First came Richard Strauss' Serenade for Winds, a piece the rebellious teenager composed after sneaking into a Wagner rehearsal his father forbade (that new sound, you know). Principal flutist Clay Ellerbroek shone in this whimsical interplay among 13 wind instruments.
An orchestra performance can be a touch underwhelming, both visually and acoustically, in the Straz's Ferguson Hall. It's especially the case with a Mahler program, which could really use a more significant venue (Morsani Hall was full with Motown the Musical on Friday).
The addition of soprano Talise Trevigne to the stage in a grand white satin skirt gave the atmosphere more sense of occasion and glamour. Her voice was clear and never drowned, effectively interpreting Samuel Barber's Knoxville: Summer of 1915. Barber composed this when his father was near death, based on the writing of James Agee.
Trevigne sings Agee's English words. But due to the nature of operatic pronunciation, you'll have to follow the program to translate a child's perfect summer night of blue dew and stars and quilts. With the death looming, a soul-stirring moment came when the orchestra made a giant, dissonant leap, crying out while Trevigne sang of a good-hearted father.

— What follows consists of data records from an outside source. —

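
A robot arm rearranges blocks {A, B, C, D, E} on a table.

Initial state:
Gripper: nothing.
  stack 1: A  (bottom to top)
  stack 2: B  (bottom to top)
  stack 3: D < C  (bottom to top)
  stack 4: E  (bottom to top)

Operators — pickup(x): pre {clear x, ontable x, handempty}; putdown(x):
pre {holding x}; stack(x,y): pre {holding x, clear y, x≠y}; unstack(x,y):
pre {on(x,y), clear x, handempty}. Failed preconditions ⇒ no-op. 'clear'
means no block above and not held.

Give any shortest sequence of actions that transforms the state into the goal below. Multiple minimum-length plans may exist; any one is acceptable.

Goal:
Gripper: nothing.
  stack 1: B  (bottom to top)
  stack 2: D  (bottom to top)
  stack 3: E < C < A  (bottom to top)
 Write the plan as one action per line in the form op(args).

step 1 (unstack(C, D)): towers=[A; B; D; E] holding=C
step 2 (stack(C, E)): towers=[A; B; D; E/C] holding=-
step 3 (pickup(A)): towers=[B; D; E/C] holding=A
step 4 (stack(A, C)): towers=[B; D; E/C/A] holding=-
goal check: towers=[B; D; E/C/A] holding=- — reached (length 4, optimal by BFS)

unstack(C, D)
stack(C, E)
pickup(A)
stack(A, C)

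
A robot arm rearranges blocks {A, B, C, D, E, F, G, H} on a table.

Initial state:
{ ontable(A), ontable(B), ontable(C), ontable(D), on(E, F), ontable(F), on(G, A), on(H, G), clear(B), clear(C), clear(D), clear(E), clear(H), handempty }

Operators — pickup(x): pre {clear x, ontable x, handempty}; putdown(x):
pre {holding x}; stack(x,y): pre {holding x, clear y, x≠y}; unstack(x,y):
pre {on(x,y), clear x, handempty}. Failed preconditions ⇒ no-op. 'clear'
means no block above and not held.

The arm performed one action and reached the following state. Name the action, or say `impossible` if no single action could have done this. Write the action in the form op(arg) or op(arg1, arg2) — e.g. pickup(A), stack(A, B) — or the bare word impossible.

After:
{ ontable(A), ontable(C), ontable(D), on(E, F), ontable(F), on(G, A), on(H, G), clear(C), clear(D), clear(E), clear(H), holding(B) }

pickup(B)

target: towers=[A/G/H; C; D; F/E] holding=B
     unstack(E, F) → towers=[A/G/H; B; C; D; F] holding=E
     unstack(H, G) → towers=[A/G; B; C; D; F/E] holding=H
         pickup(B) → towers=[A/G/H; C; D; F/E] holding=B  ← match
         pickup(D) → towers=[A/G/H; B; C; F/E] holding=D
         pickup(C) → towers=[A/G/H; B; D; F/E] holding=C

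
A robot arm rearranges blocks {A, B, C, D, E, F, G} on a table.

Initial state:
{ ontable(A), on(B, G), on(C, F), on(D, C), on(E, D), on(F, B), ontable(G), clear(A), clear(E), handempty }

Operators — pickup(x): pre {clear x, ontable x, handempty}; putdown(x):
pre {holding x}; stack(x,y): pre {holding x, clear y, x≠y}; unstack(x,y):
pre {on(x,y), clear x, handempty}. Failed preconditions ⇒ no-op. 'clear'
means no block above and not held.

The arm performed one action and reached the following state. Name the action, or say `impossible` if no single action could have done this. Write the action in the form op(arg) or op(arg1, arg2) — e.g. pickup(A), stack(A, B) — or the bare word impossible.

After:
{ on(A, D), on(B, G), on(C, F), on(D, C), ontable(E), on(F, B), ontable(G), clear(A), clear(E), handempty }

target: towers=[E; G/B/F/C/D/A] holding=-
         pickup(A) → towers=[G/B/F/C/D/E] holding=A
     unstack(E, D) → towers=[A; G/B/F/C/D] holding=E
none of the 2 applicable actions match → impossible

impossible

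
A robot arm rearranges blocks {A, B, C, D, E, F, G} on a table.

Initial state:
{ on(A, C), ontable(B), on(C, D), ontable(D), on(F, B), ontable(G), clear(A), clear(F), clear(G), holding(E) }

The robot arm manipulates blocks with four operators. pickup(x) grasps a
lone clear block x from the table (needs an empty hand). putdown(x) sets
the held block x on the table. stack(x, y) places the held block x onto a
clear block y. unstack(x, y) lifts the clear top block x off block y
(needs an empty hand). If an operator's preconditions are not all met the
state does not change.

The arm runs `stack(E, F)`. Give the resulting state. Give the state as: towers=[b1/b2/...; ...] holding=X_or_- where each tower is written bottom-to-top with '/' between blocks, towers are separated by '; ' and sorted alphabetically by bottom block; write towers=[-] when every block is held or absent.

before: towers=[B/F; D/C/A; G] holding=E
pre[stack(E, F)]: holding(E) ✓, clear(F) ✓, E≠F ✓
all met → apply stack(E, F)
after:  towers=[B/F/E; D/C/A; G] holding=-

towers=[B/F/E; D/C/A; G] holding=-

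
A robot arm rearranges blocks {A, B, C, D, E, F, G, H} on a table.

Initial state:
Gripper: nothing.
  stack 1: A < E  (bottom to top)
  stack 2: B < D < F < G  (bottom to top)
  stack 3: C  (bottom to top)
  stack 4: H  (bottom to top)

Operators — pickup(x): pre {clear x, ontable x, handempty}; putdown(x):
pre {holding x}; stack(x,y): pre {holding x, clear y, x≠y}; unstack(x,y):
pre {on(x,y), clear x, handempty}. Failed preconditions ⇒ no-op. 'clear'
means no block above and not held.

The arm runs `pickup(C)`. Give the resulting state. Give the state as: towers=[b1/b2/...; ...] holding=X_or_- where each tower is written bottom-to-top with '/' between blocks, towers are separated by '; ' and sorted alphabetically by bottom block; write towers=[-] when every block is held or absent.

towers=[A/E; B/D/F/G; H] holding=C

before: towers=[A/E; B/D/F/G; C; H] holding=-
pre[pickup(C)]: clear(C) ✓, ontable(C) ✓, handempty ✓
all met → apply pickup(C)
after:  towers=[A/E; B/D/F/G; H] holding=C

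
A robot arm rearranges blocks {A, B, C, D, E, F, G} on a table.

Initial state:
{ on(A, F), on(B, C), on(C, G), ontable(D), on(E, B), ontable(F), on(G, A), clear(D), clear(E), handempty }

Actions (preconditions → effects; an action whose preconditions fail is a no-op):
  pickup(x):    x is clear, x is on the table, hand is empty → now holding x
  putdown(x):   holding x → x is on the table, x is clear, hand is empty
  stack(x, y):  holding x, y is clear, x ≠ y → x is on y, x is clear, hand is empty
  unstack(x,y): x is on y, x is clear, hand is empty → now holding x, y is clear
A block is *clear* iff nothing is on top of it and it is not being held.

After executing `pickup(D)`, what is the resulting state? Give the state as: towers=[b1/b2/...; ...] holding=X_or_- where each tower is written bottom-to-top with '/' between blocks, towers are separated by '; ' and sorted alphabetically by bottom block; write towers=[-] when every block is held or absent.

towers=[F/A/G/C/B/E] holding=D

before: towers=[D; F/A/G/C/B/E] holding=-
pre[pickup(D)]: clear(D) ✓, ontable(D) ✓, handempty ✓
all met → apply pickup(D)
after:  towers=[F/A/G/C/B/E] holding=D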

The first half was only 30 minutes, so people kind of shuffled out to intermission unsure if they really needed it. But it was a good idea with the 55-minute Mahler coming up.
The symphony is a heck of a Mahler ride — complex, interesting, often hard to understand — but Macelaru kept things on track. There were clean reminders of place, including recurring sleigh bells from principal percussionist John Shaw (really cool alongside thumps from double basses).
In the second movement, concertmaster Jeffrey Multer switched violins to one tuned with more tension (and slightly more reddish in color? Or was that just me?). It was meant to sound like the devil, and it especially did when Multer plucked it. Picture a jagged fingernail poking you in the back.
Reprieve came in the third movement, the pace almost too relaxed after the frenzy we had just experienced. It all built to the finale, with Trevigne interpreting a child meeting St. Peter and smelling bread baked by angels.
How do you think a child would see heaven? It sounds so poetic and serene when you say it, but imagine the reality. The running. The sensory overload. The sheer excitement of it all.